As I take my mobile phone out of my pocket, I hear Sara’s heels trotting to catch up with me. I ignore her and scroll down to Cate name. She might be at work now, but I have to try. 

I get through to Cate as I continue trooping to get away from the nosy witch following. She’s all excited with screams and squeals, asking me for the gory details. That is until she hears the upset in my voice. She tells me she’ll be as fast as she can and hangs up. 

“Elizabeth.” Sara tries to take my case from me. “Mr Knight wants you to get in the car.” 

“I’ve called a taxi.” I snatch the handle off her and turn away.

“Just get in the car,” she grits.

“I said, I’ve called a taxi,” I snap “Tell Mr Knight, Thanks for giving me the time of my life, and if he ever feels up for a one nighter, to scroll right passed my name on his phone.” I perch on my case by the side of the road. “Oh, and tell him he can go screw himself. Merry Christmas Sara!”

“Fine,” she huffs, walking back to her master. 

The Land Rover zips by me. Now it’s gone, I let them pour out, bending over to sob into my hands. Cars move by, and the people in them offer me a wary glimpse. I’m such a stupid, stupid idiot. And now I look like some crazy lady sat here weeping over a man.

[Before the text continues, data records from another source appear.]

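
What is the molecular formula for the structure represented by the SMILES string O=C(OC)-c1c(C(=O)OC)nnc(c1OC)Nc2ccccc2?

Heavy atoms from the SMILES: 15 C, 3 N, 5 O.
Implicit hydrogens by atom environment:
  5 × C (aromatic): 1 H each → 5
  5 × C (aromatic): no H
  5 × O: no H
  3 × C: 3 H each → 9
  2 × C: no H
  2 × N (aromatic): no H
  1 × N: 1 H
  Total hydrogens = 15.
Molecular formula: C15H15N3O5

C15H15N3O5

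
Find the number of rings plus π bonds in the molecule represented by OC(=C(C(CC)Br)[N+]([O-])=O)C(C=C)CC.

Molecular formula from the SMILES: C10H16BrNO3.
DoU = (2C + 2 + N − H − X)/2 = (2·10 + 2 + 1 − 16 − 1)/2 = 6/2 = 3.
(Structurally: 0 ring(s) + 3 π bond(s) = 3.)

3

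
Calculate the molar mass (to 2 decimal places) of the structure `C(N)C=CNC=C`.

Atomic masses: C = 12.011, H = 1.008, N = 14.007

98.15

Molecular formula: C5H10N2.
M = 5×12.011 + 10×1.008 + 2×14.007 = 98.15 g/mol.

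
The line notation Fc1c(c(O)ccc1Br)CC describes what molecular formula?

C8H8BrFO

Heavy atoms from the SMILES: 1 Br, 8 C, 1 F, 1 O.
Implicit hydrogens by atom environment:
  4 × C (aromatic): no H
  2 × C (aromatic): 1 H each → 2
  1 × Br: no H
  1 × C: 3 H
  1 × C: 2 H
  1 × F: no H
  1 × O: 1 H
  Total hydrogens = 8.
Molecular formula: C8H8BrFO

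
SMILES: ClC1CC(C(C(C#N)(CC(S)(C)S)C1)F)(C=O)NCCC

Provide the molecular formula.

C14H22ClFN2OS2

Heavy atoms from the SMILES: 14 C, 1 Cl, 1 F, 2 N, 1 O, 2 S.
Implicit hydrogens by atom environment:
  5 × C: 2 H each → 10
  4 × C: no H
  3 × C: 1 H each → 3
  2 × C: 3 H each → 6
  2 × S: 1 H each → 2
  1 × Cl: no H
  1 × F: no H
  1 × N: 1 H
  1 × N: no H
  1 × O: no H
  Total hydrogens = 22.
Molecular formula: C14H22ClFN2OS2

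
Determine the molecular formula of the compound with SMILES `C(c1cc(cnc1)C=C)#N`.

Heavy atoms from the SMILES: 8 C, 2 N.
Implicit hydrogens by atom environment:
  3 × C (aromatic): 1 H each → 3
  2 × C (aromatic): no H
  1 × C: 2 H
  1 × C: 1 H
  1 × C: no H
  1 × N (aromatic): no H
  1 × N: no H
  Total hydrogens = 6.
Molecular formula: C8H6N2

C8H6N2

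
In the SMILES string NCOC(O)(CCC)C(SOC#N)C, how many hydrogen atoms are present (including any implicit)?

16

Hydrogens are implicit in SMILES; fill each atom to its normal valence:
  3 × C: 2 H each → 6
  2 × C: 3 H each → 6
  2 × C: no H
  2 × O: no H
  1 × C: 1 H
  1 × N: 2 H
  1 × N: no H
  1 × O: 1 H
  1 × S: no H
  Total hydrogens = 16.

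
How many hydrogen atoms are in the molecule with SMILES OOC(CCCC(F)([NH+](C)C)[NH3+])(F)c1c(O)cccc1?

22

Hydrogens are implicit in SMILES; fill each atom to its normal valence:
  4 × C (aromatic): 1 H each → 4
  3 × C: 2 H each → 6
  2 × C: 3 H each → 6
  2 × C: no H
  2 × C (aromatic): no H
  2 × F: no H
  2 × O: 1 H each → 2
  1 × N (charge +1): 3 H
  1 × N (charge +1): 1 H
  1 × O: no H
  Total hydrogens = 22.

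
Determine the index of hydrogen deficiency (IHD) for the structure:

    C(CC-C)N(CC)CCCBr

Molecular formula from the SMILES: C9H20BrN.
DoU = (2C + 2 + N − H − X)/2 = (2·9 + 2 + 1 − 20 − 1)/2 = 0/2 = 0.
(Structurally: 0 ring(s) + 0 π bond(s) = 0.)

0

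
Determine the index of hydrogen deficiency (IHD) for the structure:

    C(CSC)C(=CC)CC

Molecular formula from the SMILES: C8H16S.
DoU = (2C + 2 + N − H − X)/2 = (2·8 + 2 + 0 − 16 − 0)/2 = 2/2 = 1.
(Structurally: 0 ring(s) + 1 π bond(s) = 1.)

1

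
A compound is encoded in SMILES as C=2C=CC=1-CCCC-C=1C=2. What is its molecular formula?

Heavy atoms from the SMILES: 10 C.
Implicit hydrogens by atom environment:
  4 × C: 2 H each → 8
  4 × C (aromatic): 1 H each → 4
  2 × C (aromatic): no H
  Total hydrogens = 12.
Molecular formula: C10H12

C10H12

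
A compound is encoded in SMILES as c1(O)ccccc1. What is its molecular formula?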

I see Beryl approach and Cate’s concerned beady eyes dancing over the steering wheel. I wipe my cheeks. I know what she’s like. If she sees me crying, she’ll be paying Mr Knight a visit to give him more than a piece of her mind. 

She pulls in and cuts out the engine. She opens her door and thunders toward me with open arms, waving her fingers. She’s always been the same, very expressive with her empathy for me. Her hands yank my shoulders into her body, then push me out to an arms-length so she can read my face.

“Right, in the car,” she orders, taking my case to the boot. “You can fill me in, in the warmth.”

I loop my eyes. It’s a blessing and a curse to have her sometimes. She’s on the warpath, needing to hoard information to put together a battle plan. She likes specifics, grisly details, and descriptions. And if at all possible, witnesses to collaborate at a later date. But this is personal to me, and I’d like it to stay that way. It doesn’t help that these tears are constantly escaping. I sniff up with a breath.

“Right.” She slams her door. “What did he do to you? The shit… leaving you here to make your own way home?”

“It wasn’t like that,” I sigh. “I didn’t want him to take me home.”

She shuffles to look over the headrest. “Things are that bad?”

“He… he’s just messed my head up,” I sniffle.

I hear it. It’s like a shot of breath from a raging bull. Every time she’s angry, she forces the air from her nostrils.

“You’re in love with him?”

“I’m not entirely sure what this is.” I use my jacket sleeve to soak up a tear.

“I’m looking at it, Liz,” she sighs. “The way you’re feeling now because things didn’t work out… it’s because the prick has broken your heart.” 

“Oh Cate, come on,” I moan. “I’ve had a shitty day and need a large glass of wine.” I lean my head against the window.

She puffs out and starts up Beryl. I keep my eyes shut. I won’t open up the floodgates. Not yet anyhow. 

As soon as I get through the door, I make a beeline to my bedroom. I take off my jacket and throw myself onto my bed, face-planting my pillow. My skin and hair smell of him, my body aches for him, and my mind is as crushed as my heart. How the hell do I get over this?